Im Juni: Studienfahrt mit Schülerinnen und Schülern des Abiturjahrgangs 2019 nach Krakau und Auschwitz

Im Juni: Studienfahrt mit Schülerinnen und Schülern des Abiturjahrgangs 2019 nach Krakau und Auschwitz

Wie schon im Jahr zuvor haben sich Schülerinnen und Schüler des Abiturjahrgangs auf eine Studienfahrt nach Krakau und Auschwitz begeben. Zuvor hatten sich in der Sekundarstufe II fast alle Schüler und Schülerinnen der Jahrgangsstufe in ihren Kursen auf unterschiedliche Weise mit der NS-Diktatur und dem Holocaust auseinandergesetzt: die regulären Grund- und Leistungskurse in einem umfassenden Zugriff, der Zusatzkurs mit Spezialuntersuchungen zu den Täterprofilen, der Projektkurs mit der Erforschung von Lebensschicksalen ehemaliger jüdischer Schülerinnen der KLS. Die Begegnung mit dem Holocaust vor Ort in Polen aber vermag der Beschäftigung mit diesem dunklen Kapitel der deutschen Geschichte eine besondere Note zu geben.

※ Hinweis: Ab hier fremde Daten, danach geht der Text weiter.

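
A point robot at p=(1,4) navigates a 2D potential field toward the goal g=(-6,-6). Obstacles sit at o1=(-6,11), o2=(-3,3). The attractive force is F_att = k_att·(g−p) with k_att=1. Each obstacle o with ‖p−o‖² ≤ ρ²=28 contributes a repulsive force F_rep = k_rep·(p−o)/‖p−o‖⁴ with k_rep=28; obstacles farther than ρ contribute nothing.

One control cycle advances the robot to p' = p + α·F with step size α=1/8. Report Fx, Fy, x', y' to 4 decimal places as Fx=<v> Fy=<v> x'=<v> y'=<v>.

F_att = 1·(g−p) = 1·(-7,-10) = (-7.0000,-10.0000)
o1: d²=98 > ρ²=28 → inactive
o2: d²=17 ≤ ρ²=28; F_rep = 28·(4,1)/17² = (0.3875,0.0969)
F = F_att + ΣF_rep = (-6.6125,-9.9031)
p' = p + 1/8·F = (0.1734,2.7621)

Fx=-6.6125 Fy=-9.9031 x'=0.1734 y'=2.7621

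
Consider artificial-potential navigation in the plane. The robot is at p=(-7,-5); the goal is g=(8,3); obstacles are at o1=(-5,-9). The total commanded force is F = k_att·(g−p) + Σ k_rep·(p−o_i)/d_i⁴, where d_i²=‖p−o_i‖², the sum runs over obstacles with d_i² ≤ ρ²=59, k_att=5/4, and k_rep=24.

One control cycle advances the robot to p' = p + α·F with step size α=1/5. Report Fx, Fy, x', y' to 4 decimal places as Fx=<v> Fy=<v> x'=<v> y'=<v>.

F_att = 5/4·(g−p) = 5/4·(15,8) = (18.7500,10.0000)
o1: d²=20 ≤ ρ²=59; F_rep = 24·(-2,4)/20² = (-0.1200,0.2400)
F = F_att + ΣF_rep = (18.6300,10.2400)
p' = p + 1/5·F = (-3.2740,-2.9520)

Fx=18.6300 Fy=10.2400 x'=-3.2740 y'=-2.9520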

So war diese Fahrt für alle geöffnet, ausschlaggebend war nur das persönliche Interesse – und 15 Schüler und Schülerinnen haben sich dann motiviert auf den Weg gemacht, das theoretisch Erarbeitete durch persönliche Eindrücke vor Ort zu ergänzen.

Im Zentrum der Studienfahrt stand natürlich der Besuch der Gedenkstätte im ehemaligen Vernichtungslager Auschwitz-Birkenau nicht weit von Krakau entfernt. Ein bewegender mehrstündiger geführter Rundgang durch die Stätte des Grauens ermöglichte einen Einblick in die alltäglichen verbrecherischen Abläufe im Stammlager oder im Lager Birkenau und forderte die Schüler und Schülerinnen heraus, sich dem Holocaust nicht nur intellektuell, sondern auch emotional zu stellen.

Ergänzt wurde der Ausflug in die NS-Vergangenheit in und um Krakau durch den Besuch des Oskar-Schindler-Museums. Dieses Museum dokumentiert die Okkupation Krakaus durch die deutsche Wehrmacht und SS und zeigt u.a. das Schicksal der Krakauer Juden in diesen Jahren, aber auch am Beispiel Oskar Schindlers, der über tausend Juden und Jüdinnen das Leben rettete, das selbstlose Bemühen, dem Nazi-Terror entgegenzuwirken.

Darüber hinaus bietet die Stadt Krakau selbst einen Einblick in die Geschichte einer bedeutenden europäischen Metropole. Fast unzerstört durch die Jahrhunderte hat die Stadt die Schüler und Schülerinnen zu einer Begegnung mit europäische Kultur und Geschichte aufgefordert, sei es bei einem Besuch der mittelalterlichen Altstadt mit Kirchen und Universität, der Burg und der Kathedrale oder des alten jüdischen Viertels mit den vielen erhaltenen Synagogen.

Am Ende dieser erlebnisreichen Fahrt stand für alle Teilnehmer fest: Studieren wir aufmerksam die Geschichte, denn nur so können wir Orientierungsmargen finden, die uns helfen, eine friedliche und gerechte Zukunft zu gestalten!